150 Years Later, Gettysburg Message Still "Emotional, Gripping"
Lincoln Scholar Reflects on the Importance of the Gettysburg Address
November 19, 2013
The Gettysburg Address may be 150 years old, but the message still resonates today.
"Readers find it stirring, emotional, gripping. It gets to you -- it carries an emotional charge," said Douglas Wilson, professor emeritus of English at Knox and co-director of Knox's Lincoln Studies Center.
November 19 marks the 150th anniversary of the address, celebrated as one of the best-known speeches in American history, delivered by President Abraham Lincoln at the dedication of the Soldiers' National Cemetery in Gettysburg, Pennsylvania. To honor the event, Wilson gave a talk at Knox earlier this month, "Thoughts on the Gettysburg Address," where he discussed the importance of the speech and debunked several myths surrounding Lincoln and the writing of the two minute message (one being that he wrote it on the back of envelopes as he traveled to Gettysburg). A speech Wilson made to The Lincoln Group of the District of Columbia was also featured on C-SPAN3's American History TV this weekend. View part of the speech.
Wilson has been studying Lincoln for the last quarter century and his research and writings have revolutionized the field of Lincoln history. His books include Lincoln's Sword, which focuses on Lincoln's use of language and received the esteemed Lincoln Prize.
Knox has many authentic connections to our 16th president.

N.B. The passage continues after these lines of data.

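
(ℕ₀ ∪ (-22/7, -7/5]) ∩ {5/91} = ∅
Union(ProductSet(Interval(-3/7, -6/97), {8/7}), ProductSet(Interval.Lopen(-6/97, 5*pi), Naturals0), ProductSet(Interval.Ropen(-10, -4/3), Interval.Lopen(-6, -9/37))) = Union(ProductSet(Interval.Ropen(-10, -4/3), Interval.Lopen(-6, -9/37)), ProductSet(Interval(-3/7, -6/97), {8/7}), ProductSet(Interval.Lopen(-6/97, 5*pi), Naturals0))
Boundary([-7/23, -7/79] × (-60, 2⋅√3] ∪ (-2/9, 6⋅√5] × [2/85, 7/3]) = ({-7/23} × [-60, 2⋅√3]) ∪ ({6⋅√5} × [2/85, 7/3]) ∪ ([-7/23, -7/79] × {-60, 2⋅√3}) ∪ ([-7/79, 6⋅√5] × {2/85, 7/3}) ∪ ({-7/23, -7/79} × ([-60, 2/85] ∪ [7/3, 2⋅√3]))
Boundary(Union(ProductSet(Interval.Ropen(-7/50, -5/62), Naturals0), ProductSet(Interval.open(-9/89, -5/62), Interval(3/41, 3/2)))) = Union(ProductSet({-9/89, -5/62}, Interval(3/41, 3/2)), ProductSet(Interval(-7/50, -5/62), Complement(Naturals0, Interval.open(3/41, 3/2))), ProductSet(Interval(-9/89, -5/62), {3/41, 3/2}), ProductSet(Union({-5/62}, Interval(-7/50, -9/89)), Naturals0))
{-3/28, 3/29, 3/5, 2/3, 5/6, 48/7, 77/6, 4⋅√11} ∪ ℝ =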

Lincoln was a member of the Illinois legislature that granted the institution its charter in 1837, he addressed the issue of the morality of slavery for the first time on the steps of Old Main during the Lincoln-Douglas debate, and Knox College awarded its first honorary doctorate to presidential candidate Abraham Lincoln in 1860.
Through the end of December, Knox has a special exhibit in Seymour Library, "Lincoln's Speech at Gettysburg, Written but not Finished," which includes materials from Seymour Library's Special Collections and Archives and can be viewed in the Eastman Exhibit Area, adjacent to the Muelder Reading Room.